Comparing Predictive Power in Climate Data: Clustering Matters
- Cite this paper as:
- Steinhaeuser K., Chawla N.V., Ganguly A.R. (2011) Comparing Predictive Power in Climate Data: Clustering Matters. In: Pfoser D. et al. (eds) Advances in Spatial and Temporal Databases. SSTD 2011. Lecture Notes in Computer Science, vol 6849. Springer, Berlin, Heidelberg
Various clustering methods have been applied to climate, ecological, and other environmental datasets, for example to define climate zones, automate land-use classification, and similar tasks. Measuring the “goodness” of such clusters is generally application-dependent and highly subjective, often requiring domain expertise and/or validation with field data (which can be costly or even impossible to acquire). Here we focus on one particular task: the extraction of ocean climate indices from observed climatological data.

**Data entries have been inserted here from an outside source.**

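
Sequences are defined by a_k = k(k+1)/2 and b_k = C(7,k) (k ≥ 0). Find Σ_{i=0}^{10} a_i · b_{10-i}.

The convolution is the t^10 coefficient of A(t)B(t).
Σ = 0·0 + 1·0 + 3·0 + 6·1 + 10·7 + 15·21 + 21·35 + 28·35 + 36·21 + 45·7 + 55·1 = 3232.

3232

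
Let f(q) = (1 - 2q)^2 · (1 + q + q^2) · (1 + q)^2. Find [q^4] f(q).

5

(1 - 2q)^2 has coefficients 1,-4,4 for degrees 0…2.
(1 + q + q^2) has coefficients 1,1,1,0,0 for degrees 0…4.
Finally multiplying by (1 + q)^2, the product of all factors after the first has coefficients 1,3,4,3,1 for degrees 0…4.
[q^4] = 1·1 − 4·3 + 4·4 = 5.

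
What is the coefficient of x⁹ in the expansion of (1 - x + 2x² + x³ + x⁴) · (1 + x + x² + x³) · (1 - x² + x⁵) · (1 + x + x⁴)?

(1 - x + 2x² + x³ + x⁴) has coefficients 1,-1,2,1,1 for degrees 0…4.
(1 + x + x² + x³) has coefficients 1,1,1,1,0,0,0,0,0,0 for degrees 0…9.
Multiplying by (1 - x² + x⁵) gives running coefficients 1,1,0,0,-1,0,1,1,1,0 for degrees 0…9.
Finally multiplying by (1 + x + x⁴), the product of all factors after the first has coefficients 1,2,1,0,0,0,1,2,1,1 for degrees 0…9.
[x⁹] = 1·1 − 1·1 + 2·2 + 1·1 + 1·0 = 5.

5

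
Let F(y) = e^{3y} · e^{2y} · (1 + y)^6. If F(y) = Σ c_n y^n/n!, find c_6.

866695

The EGF product rule gives c_6 = Σ_{k_1+k_2+k_3=6} C(6; k_1,k_2,k_3) · ∏ g_i(k_i), where e^{3y} gives (3)^k; e^{2y} gives (2)^k; (1+y)^6 gives the falling factorial (6)_k.
g_1(k) for k = 0…6: 1, 3, 9, 27, 81, 243, 729.
g_2(k) for k = 0…6: 1, 2, 4, 8, 16, 32, 64.
g_3(k) for k = 0…6: 1, 6, 30, 120, 360, 720, 720.
First combine the last two factors: h(k) = Σ_j C(k,j)·g_2(j)·g_3(k−j) for k = 0…6: 1, 8, 58, 380, 2248, 12032, 58576.
c_6 = Σ_k C(6,k)·g_1(k)·h(6−k) = 1·1·58576 + 6·3·12032 + 15·9·2248 + 20·27·380 + 15·81·58 + 6·243·8 + 1·729·1 = 58576 + 216576 + 303480 + 205200 + 70470 + 11664 + 729 = 866695.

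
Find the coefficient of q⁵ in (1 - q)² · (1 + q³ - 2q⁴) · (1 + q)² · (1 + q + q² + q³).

-4

(1 - q)² has coefficients 1,-2,1 for degrees 0…2.
(1 + q³ - 2q⁴) has coefficients 1,0,0,1,-2,0 for degrees 0…5.
Multiplying by (1 + q)² gives running coefficients 1,2,1,1,0,-3 for degrees 0…5.
Finally multiplying by (1 + q + q² + q³), the product of all factors after the first has coefficients 1,3,4,5,4,-1 for degrees 0…5.
[q⁵] = 1·(-1) − 2·4 + 1·5 = -4.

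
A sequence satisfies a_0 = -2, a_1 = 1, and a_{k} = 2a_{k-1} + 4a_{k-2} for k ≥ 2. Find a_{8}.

The ordinary generating function has denominator 1 - 2t - 4t^2.
Iterating the recurrence: a_0,…,a_{8} = -2, 1, -6, -8, -40, -112, -384, -1216, -3968.

-3968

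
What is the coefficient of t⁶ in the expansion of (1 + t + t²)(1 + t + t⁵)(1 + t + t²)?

2

(1 + t + t²) has coefficients 1,1,1 for degrees 0…2.
(1 + t + t⁵) has coefficients 1,1,0,0,0,1,0 for degrees 0…6.
Finally multiplying by (1 + t + t²), the product of all factors after the first has coefficients 1,2,2,1,0,1,1 for degrees 0…6.
[t⁶] = 1·1 + 1·1 + 1·0 = 2.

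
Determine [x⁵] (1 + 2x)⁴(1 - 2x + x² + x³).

24

(1 + 2x)⁴ has coefficients 1,8,24,32,16 for degrees 0…4.
(1 - 2x + x² + x³) has coefficients 1,-2,1,1,0,0 for degrees 0…5.
[x⁵] = 1·0 + 8·0 + 24·1 + 32·1 + 16·(-2) = 24.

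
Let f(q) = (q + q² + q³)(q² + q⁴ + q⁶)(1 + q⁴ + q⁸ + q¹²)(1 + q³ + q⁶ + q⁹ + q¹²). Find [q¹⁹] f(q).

(q + q² + q³) has coefficients 0,1,1,1 for degrees 0…3.
(q² + q⁴ + q⁶) has coefficients 0,0,1,0,1,0,1,0,0,0,0,0,0,0,0,0,0,0,0,0 for degrees 0…19.
Multiplying by (1 + q⁴ + q⁸ + q¹²) gives running coefficients 0,0,1,0,1,0,2,0,1,0,2,0,1,0,2,0,1,0,1,0 for degrees 0…19.
Finally multiplying by (1 + q³ + q⁶ + q⁹ + q¹²), the product of all factors after the first has coefficients 0,0,1,0,1,1,2,1,2,2,3,2,3,3,4,3,4,3,4,3 for degrees 0…19.
[q¹⁹] = 1·4 + 1·3 + 1·4 = 11.

11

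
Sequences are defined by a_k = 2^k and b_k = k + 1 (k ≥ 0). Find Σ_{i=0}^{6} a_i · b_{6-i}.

Write out a_i and b_{6-i} for i = 0,…,6 and sum the products.
Σ = 1·7 + 2·6 + 4·5 + 8·4 + 16·3 + 32·2 + 64·1 = 247.

247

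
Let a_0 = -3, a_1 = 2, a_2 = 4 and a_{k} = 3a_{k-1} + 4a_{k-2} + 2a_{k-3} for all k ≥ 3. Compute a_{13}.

The ordinary generating function has denominator 1 - 3x - 4x^2 - 2x^3.
Iterating the recurrence: a_0,…,a_{13} = -3, 2, 4, 14, 62, 250, 1026, 4202, 17210, 70490, 288714, 1182522, 4843402, 19837722.

19837722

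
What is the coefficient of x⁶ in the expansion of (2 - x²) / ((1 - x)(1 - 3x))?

The denominator gives the recurrence a_n = 4a_(n−1) − 3a_(n−2) for n ≥ 3; the numerator fixes a_0 = 2, a_1 = 8, a_2 = 25.
Iterating: 2, 8, 25, 76, 229, 688, 2065, so a_6 = 2065.

2065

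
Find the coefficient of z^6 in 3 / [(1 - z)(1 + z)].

Partial fractions give a closed form: a_n = (3/2)·1^n + (3/2)·(-1)^n.
At n = 6: a_6 = 3.

3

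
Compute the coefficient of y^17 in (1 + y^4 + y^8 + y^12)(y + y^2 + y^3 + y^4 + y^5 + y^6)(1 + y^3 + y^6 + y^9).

(1 + y^4 + y^8 + y^12) has coefficients 1,0,0,0,1,0,0,0,1,0,0,0,1 for degrees 0…12.
(y + y^2 + y^3 + y^4 + y^5 + y^6) has coefficients 0,1,1,1,1,1,1,0,0,0,0,0,0,0,0,0,0,0 for degrees 0…17.
Finally multiplying by (1 + y^3 + y^6 + y^9), the product of all factors after the first has coefficients 0,1,1,1,2,2,2,2,2,2,2,2,2,1,1,1,0,0 for degrees 0…17.
[y^17] = 1·0 + 1·1 + 1·2 + 1·2 = 5.

5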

In this case, it is possible to quantify the relative performance of different methods. Specifically, we propose to extract indices with complex networks constructed from climate data, which have been shown to effectively capture the dynamical behavior of the global climate system, and compare their predictive power to candidate indices obtained using other popular clustering methods. Our results demonstrate that network-based clusters are statistically significantly better predictors of land climate than any other clustering method, which could lead to a deeper understanding of climate processes and complement physics-based climate models.